Tours of the U.S. are rare for the Berlin industrial-metal act, so the Forum in Inglewood was packed Friday with fans ready for a brutal, action-packed pummeling. They were rewarded with thundering beats and guitars and pillars of fire right at the front of the stage — close enough to nearly scorch the first rows of fans surging forward.
Explosions and fireballs weren’t reserved only for peak moments but used for virtually every song. A growling “Wiener Blut” delivered exploding plastic babies with laser-beam eyes, and “Feuer Frei!” erupted with shouts of “bang, bang!” before band members put on facemasks with built-in flamethrowers.
Dressed something like Gothic foundry workers and standing on a stage resembling an industrial torture chamber, Rammstein blended Fritz Lang and “Saw IV,” with lots of moving parts and billowing fog. The commitment to excessive pyromania was epic stagecraft on a Wagnerian scale, several notches up from most arena rock.
More important was that the six-piece band — in addition to Lindemann, guitarists Richard Z. Kruspe and Paul H. Landers, keyboardist Christian “Flake” Lorenz, bassist Ollie Riedel and drummer Christoph Schneider – wasn’t dependent on those fireworks but could have easily punished and soothed the senses to nearly the same effect with music alone.
From the band’s earliest albums, beginning with 1995’s “Herzeleid” (a.k.a. “Suffering”) and 1997’s “Sehnsucht” (“Longing”), Rammstein has been as satisfying to metalheads as to the urges of modern electronic dance music, comfortably blending worlds without compromise. At times, the songs swung between the blips and beeps and slabs of industrial buzzsaw guitars as Lindemann grunted and wept of sadomasochistic woe. “Du Hast” was a raging, swirling anthem on love and hate, genuinely melodic amid the heavy riffing and operatic self-loathing.
From the band’s newest album, 2009’s “Liebe Ist für Alle Da,” came the wistful, lustful ballad “Frühling in Paris,” which still inspired some sharp elbows in the mosh pits, spinning slowly to the urgent plucking of acoustic guitar. Lindemann’s vocals burned of anger and real vulnerability, something too rare in modern hard rock, making Rammstein a band of metal doomsayers with a tough, tender touch.
For nearly two hours at the Forum, the effect was so serious and driven that the result could be as funny as it was unsettling.

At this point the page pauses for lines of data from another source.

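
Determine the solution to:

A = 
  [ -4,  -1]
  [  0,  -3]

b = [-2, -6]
x = [0, 2]

Row reduce the augmented matrix [A|b]:
(already in echelon form)
REF = 
  [ -4,  -1,  -2]
  [  0,  -3,  -6]

Back-substitution:
x₂ = (-6) / (-3) = 2
x₁ = (-2 - (-1)(2)) / (-4) = 0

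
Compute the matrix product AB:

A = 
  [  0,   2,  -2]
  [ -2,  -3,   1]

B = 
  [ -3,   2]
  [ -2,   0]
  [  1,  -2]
AB = 
  [ -6,   4]
  [ 13,  -6]

A is 2×3 and B is 3×2, so AB is 2×2. Each entry is (row of A)·(column of B):
AB[1,1] = (0)(-3) + (2)(-2) + (-2)(1) = -6
AB[1,2] = (0)(2) + (2)(0) + (-2)(-2) = 4
AB[2,1] = (-2)(-3) + (-3)(-2) + (1)(1) = 13
AB[2,2] = (-2)(2) + (-3)(0) + (1)(-2) = -6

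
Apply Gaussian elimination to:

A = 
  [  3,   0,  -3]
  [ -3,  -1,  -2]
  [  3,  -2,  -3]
Row operations:
R2 → R2 + (1)·R1
R3 → R3 - (1)·R1
R3 → R3 - (2)·R2

Resulting echelon form:
REF = 
  [  3,   0,  -3]
  [  0,  -1,  -5]
  [  0,   0,  10]

Rank = 3 (number of non-zero pivot rows).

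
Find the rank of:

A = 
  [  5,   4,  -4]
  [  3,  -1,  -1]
rank(A) = 2

Row reduce:
R2 → R2 - (3/5)·R1
REF = 
  [    5,     4,    -4]
  [    0, -17/5,   7/5]
Pivot columns: 1, 2 → 2 pivots.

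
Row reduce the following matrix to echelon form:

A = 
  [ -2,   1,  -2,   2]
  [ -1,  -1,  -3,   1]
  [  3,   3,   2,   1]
Row operations:
R2 → R2 - (1/2)·R1
R3 → R3 + (3/2)·R1
R3 → R3 + (3)·R2

Resulting echelon form:
REF = 
  [  -2,    1,   -2,    2]
  [   0, -3/2,   -2,    0]
  [   0,    0,   -7,    4]

Rank = 3 (number of non-zero pivot rows).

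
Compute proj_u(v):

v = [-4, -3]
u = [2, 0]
v·u = (-4)(2) + (-3)(0) = -8
u·u = (2)² + (0)² = 4
proj_u(v) = (v·u / u·u) × u = (-8/4) × u = (-2) × u

proj_u(v) = [-4, 0]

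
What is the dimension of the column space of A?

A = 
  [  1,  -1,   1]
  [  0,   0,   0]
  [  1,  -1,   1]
Row reduce:
R3 → R3 - (1)·R1
REF = 
  [  1,  -1,   1]
  [  0,   0,   0]
  [  0,   0,   0]
Pivot columns: 1 → 1 pivot.
dim(Col(A)) = number of pivot columns = 1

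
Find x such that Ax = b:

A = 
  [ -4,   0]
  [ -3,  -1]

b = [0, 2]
x = [0, -2]

Row reduce the augmented matrix [A|b]:
R2 → R2 - (3/4)·R1
REF = 
  [ -4,   0,   0]
  [  0,  -1,   2]

Back-substitution:
x₂ = 2 / (-1) = -2
x₁ = (0 - (0)(-2)) / (-4) = 0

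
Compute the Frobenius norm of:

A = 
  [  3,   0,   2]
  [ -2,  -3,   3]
||A||_F = 5.916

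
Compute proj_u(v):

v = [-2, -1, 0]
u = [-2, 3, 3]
v·u = (-2)(-2) + (-1)(3) + (0)(3) = 1
u·u = (-2)² + (3)² + (3)² = 22
proj_u(v) = (v·u / u·u) × u = (1/22) × u

proj_u(v) = [-1/11, 3/22, 3/22]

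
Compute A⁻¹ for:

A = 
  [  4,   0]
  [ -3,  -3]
det(A) = (4)(-3) - (0)(-3) = -12
For a 2×2 matrix, A⁻¹ = (1/det(A)) · [[d, -b], [-c, a]]
    = (-1/12) · [[-3, 0], [3, 4]]

A⁻¹ = 
  [ 1/4,    0]
  [-1/4, -1/3]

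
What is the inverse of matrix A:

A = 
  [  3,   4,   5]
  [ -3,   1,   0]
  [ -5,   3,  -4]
det(A) = (3)·((1)(-4) - (0)(3)) - (4)·((-3)(-4) - (0)(-5)) + (5)·((-3)(3) - (1)(-5))
  = (3)(-4) - (4)(12) + (5)(-4)
  = -80
det(A) = -80 ≠ 0, so A is invertible.

Cofactors Cᵢⱼ = (-1)ⁱ⁺ʲ·Mᵢⱼ:
C = 
  [ -4, -12,  -4]
  [ 31,  13, -29]
  [ -5, -15,  15]

adj(A) = Cᵀ:
adj(A) = 
  [ -4,  31,  -5]
  [-12,  13, -15]
  [ -4, -29,  15]

A⁻¹ = (-1/80) · adj(A):
A⁻¹ = 
  [  1/20, -31/80,   1/16]
  [  3/20, -13/80,   3/16]
  [  1/20,  29/80,  -3/16]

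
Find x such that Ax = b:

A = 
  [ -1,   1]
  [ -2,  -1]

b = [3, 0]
Row reduce the augmented matrix [A|b]:
R2 → R2 - (2)·R1
REF = 
  [ -1,   1,   3]
  [  0,  -3,  -6]

Back-substitution:
x₂ = (-6) / (-3) = 2
x₁ = (3 - (1)(2)) / (-1) = -1

x = [-1, 2]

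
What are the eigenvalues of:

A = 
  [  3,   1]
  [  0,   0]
λ = 3, 0

tr(A) = 3, det(A) = 0
Characteristic polynomial: λ² - tr(A)λ + det(A) = λ² - 3λ
λ² - 3λ = λ(λ - 3)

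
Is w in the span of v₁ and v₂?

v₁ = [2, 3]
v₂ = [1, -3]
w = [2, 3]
Yes

Form the augmented matrix and row-reduce:
[v₁|v₂|w] = 
  [  2,   1,   2]
  [  3,  -3,   3]
R2 → R2 - (3/2)·R1
REF = 
  [   2,    1,    2]
  [   0, -9/2,    0]

No row of the form [0 0 | nonzero], so the system is consistent. Back-substitution gives c₁ = 1, c₂ = 0: w = (1)·v₁ + (0)·v₂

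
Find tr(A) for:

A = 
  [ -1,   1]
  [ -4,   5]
4

tr(A) = -1 + 5 = 4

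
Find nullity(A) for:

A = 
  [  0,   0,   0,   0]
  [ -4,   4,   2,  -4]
nullity(A) = 3

Row reduce:
Swap R1 ↔ R2
REF = 
  [ -4,   4,   2,  -4]
  [  0,   0,   0,   0]
Pivot columns: 1 → 1 pivot.
rank(A) = 1, so nullity(A) = 4 - 1 = 3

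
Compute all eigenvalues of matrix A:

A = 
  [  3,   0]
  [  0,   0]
tr(A) = 3, det(A) = 0
Characteristic polynomial: λ² - tr(A)λ + det(A) = λ² - 3λ
λ² - 3λ = λ(λ - 3)

λ = 3, 0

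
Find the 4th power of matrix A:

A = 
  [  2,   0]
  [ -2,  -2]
A² = A·A:
A²[1,1] = (2)(2) + (0)(-2) = 4
A²[1,2] = (2)(0) + (0)(-2) = 0
A²[2,1] = (-2)(2) + (-2)(-2) = 0
A²[2,2] = (-2)(0) + (-2)(-2) = 4
A² = 
  [  4,   0]
  [  0,   4]

A^3 = A^2·A:
A^3[1,1] = (4)(2) + (0)(-2) = 8
A^3[1,2] = (4)(0) + (0)(-2) = 0
A^3[2,1] = (0)(2) + (4)(-2) = -8
A^3[2,2] = (0)(0) + (4)(-2) = -8
A^3 = 
  [  8,   0]
  [ -8,  -8]

A^4 = A^3·A:
A^4[1,1] = (8)(2) + (0)(-2) = 16
A^4[1,2] = (8)(0) + (0)(-2) = 0
A^4[2,1] = (-8)(2) + (-8)(-2) = 0
A^4[2,2] = (-8)(0) + (-8)(-2) = 16
A^4 = 
  [ 16,   0]
  [  0,  16]

Therefore
A^4 = 
  [ 16,   0]
  [  0,  16]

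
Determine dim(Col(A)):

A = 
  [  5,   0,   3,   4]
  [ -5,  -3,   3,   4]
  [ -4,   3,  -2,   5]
dim(Col(A)) = 3

Row reduce:
R2 → R2 + (1)·R1
R3 → R3 + (4/5)·R1
R3 → R3 + (1)·R2
REF = 
  [   5,    0,    3,    4]
  [   0,   -3,    6,    8]
  [   0,    0, 32/5, 81/5]
Pivot columns: 1, 2, 3 → 3 pivots.
dim(Col(A)) = number of pivot columns = 3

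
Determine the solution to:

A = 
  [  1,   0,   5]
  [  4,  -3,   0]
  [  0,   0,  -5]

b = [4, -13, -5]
Row reduce the augmented matrix [A|b]:
R2 → R2 - (4)·R1
REF = 
  [  1,   0,   5,   4]
  [  0,  -3, -20, -29]
  [  0,   0,  -5,  -5]

Back-substitution:
x₃ = (-5) / (-5) = 1
x₂ = (-29 - (-20)(1)) / (-3) = 3
x₁ = (4 - (0)(3) - (5)(1)) / 1 = -1

x = [-1, 3, 1]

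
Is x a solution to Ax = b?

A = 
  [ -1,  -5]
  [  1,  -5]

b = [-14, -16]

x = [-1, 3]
Yes

Ax = [-14, -16] = b ✓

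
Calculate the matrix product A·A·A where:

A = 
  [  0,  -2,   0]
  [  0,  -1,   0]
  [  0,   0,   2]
A² = A·A:
A²[1,1] = (0)(0) + (-2)(0) + (0)(0) = 0
A²[1,2] = (0)(-2) + (-2)(-1) + (0)(0) = 2
A²[1,3] = (0)(0) + (-2)(0) + (0)(2) = 0
A²[2,1] = (0)(0) + (-1)(0) + (0)(0) = 0
A²[2,2] = (0)(-2) + (-1)(-1) + (0)(0) = 1
A²[2,3] = (0)(0) + (-1)(0) + (0)(2) = 0
A²[3,1] = (0)(0) + (0)(0) + (2)(0) = 0
A²[3,2] = (0)(-2) + (0)(-1) + (2)(0) = 0
A²[3,3] = (0)(0) + (0)(0) + (2)(2) = 4
A² = 
  [  0,   2,   0]
  [  0,   1,   0]
  [  0,   0,   4]

A^3 = A^2·A:
A^3[1,1] = (0)(0) + (2)(0) + (0)(0) = 0
A^3[1,2] = (0)(-2) + (2)(-1) + (0)(0) = -2
A^3[1,3] = (0)(0) + (2)(0) + (0)(2) = 0
A^3[2,1] = (0)(0) + (1)(0) + (0)(0) = 0
A^3[2,2] = (0)(-2) + (1)(-1) + (0)(0) = -1
A^3[2,3] = (0)(0) + (1)(0) + (0)(2) = 0
A^3[3,1] = (0)(0) + (0)(0) + (4)(0) = 0
A^3[3,2] = (0)(-2) + (0)(-1) + (4)(0) = 0
A^3[3,3] = (0)(0) + (0)(0) + (4)(2) = 8
A^3 = 
  [  0,  -2,   0]
  [  0,  -1,   0]
  [  0,   0,   8]

Therefore
A^3 = 
  [  0,  -2,   0]
  [  0,  -1,   0]
  [  0,   0,   8]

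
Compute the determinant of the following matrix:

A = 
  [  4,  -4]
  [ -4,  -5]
-36

For a 2×2 matrix, det = ad - bc = (4)(-5) - (-4)(-4) = -36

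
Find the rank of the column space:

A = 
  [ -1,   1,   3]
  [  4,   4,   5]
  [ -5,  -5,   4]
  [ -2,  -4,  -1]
Row reduce:
R2 → R2 + (4)·R1
R3 → R3 - (5)·R1
R4 → R4 - (2)·R1
R3 → R3 + (5/4)·R2
R4 → R4 + (3/4)·R2
R4 → R4 - (23/41)·R3
REF = 
  [  -1,    1,    3]
  [   0,    8,   17]
  [   0,    0, 41/4]
  [   0,    0,    0]
Pivot columns: 1, 2, 3 → 3 pivots.
dim(Col(A)) = number of pivot columns = 3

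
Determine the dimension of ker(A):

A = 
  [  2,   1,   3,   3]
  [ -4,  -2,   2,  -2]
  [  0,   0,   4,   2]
nullity(A) = 2

Row reduce:
R2 → R2 + (2)·R1
R3 → R3 - (1/2)·R2
REF = 
  [  2,   1,   3,   3]
  [  0,   0,   8,   4]
  [  0,   0,   0,   0]
Pivot columns: 1, 3 → 2 pivots.
rank(A) = 2, so nullity(A) = 4 - 2 = 2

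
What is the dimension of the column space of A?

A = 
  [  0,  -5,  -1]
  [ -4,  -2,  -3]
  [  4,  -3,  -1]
Row reduce:
Swap R1 ↔ R2
R3 → R3 + (1)·R1
R3 → R3 - (1)·R2
REF = 
  [ -4,  -2,  -3]
  [  0,  -5,  -1]
  [  0,   0,  -3]
Pivot columns: 1, 2, 3 → 3 pivots.
dim(Col(A)) = number of pivot columns = 3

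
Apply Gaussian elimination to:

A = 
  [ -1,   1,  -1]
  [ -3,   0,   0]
Row operations:
R2 → R2 - (3)·R1

Resulting echelon form:
REF = 
  [ -1,   1,  -1]
  [  0,  -3,   3]

Rank = 2 (number of non-zero pivot rows).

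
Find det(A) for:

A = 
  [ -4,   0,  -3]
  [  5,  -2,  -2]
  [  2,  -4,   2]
Cofactor expansion along row 1:
det(A) = (-4)·((-2)(2) - (-2)(-4)) - (0)·((5)(2) - (-2)(2)) + (-3)·((5)(-4) - (-2)(2))
  = (-4)(-12) - (0)(14) + (-3)(-16)
  = 96

det(A) = 96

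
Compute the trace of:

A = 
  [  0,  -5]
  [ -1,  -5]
-5

tr(A) = 0 + -5 = -5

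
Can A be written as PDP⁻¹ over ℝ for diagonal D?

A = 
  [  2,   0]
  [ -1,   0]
Yes

tr(A) = 2, det(A) = 0
Characteristic polynomial: λ² - tr(A)λ + det(A) = λ² - 2λ
λ² - 2λ = λ(λ - 2)
Eigenvalues: 2, 0
λ=0: alg. mult. = 1, geom. mult. = 2 - rank(A - (0)I) = 2 - 1 = 1
λ=2: alg. mult. = 1, geom. mult. = 2 - rank(A - (2)I) = 2 - 1 = 1
Sum of geometric multiplicities equals n, so A has n independent eigenvectors.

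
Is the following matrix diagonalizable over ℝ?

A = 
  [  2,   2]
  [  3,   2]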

And yet the sextet was also less rigid than one might expect, finding melody amid the morbid and melodramatic, fueling the rage and morose sing-alongs.
One notorious song from the last album urged immediate fornication (with a title unprintable here), and climaxed with Lindemann saddling himself onto a cannon that sprayed fans with foam. Maybe it was fire-retardant.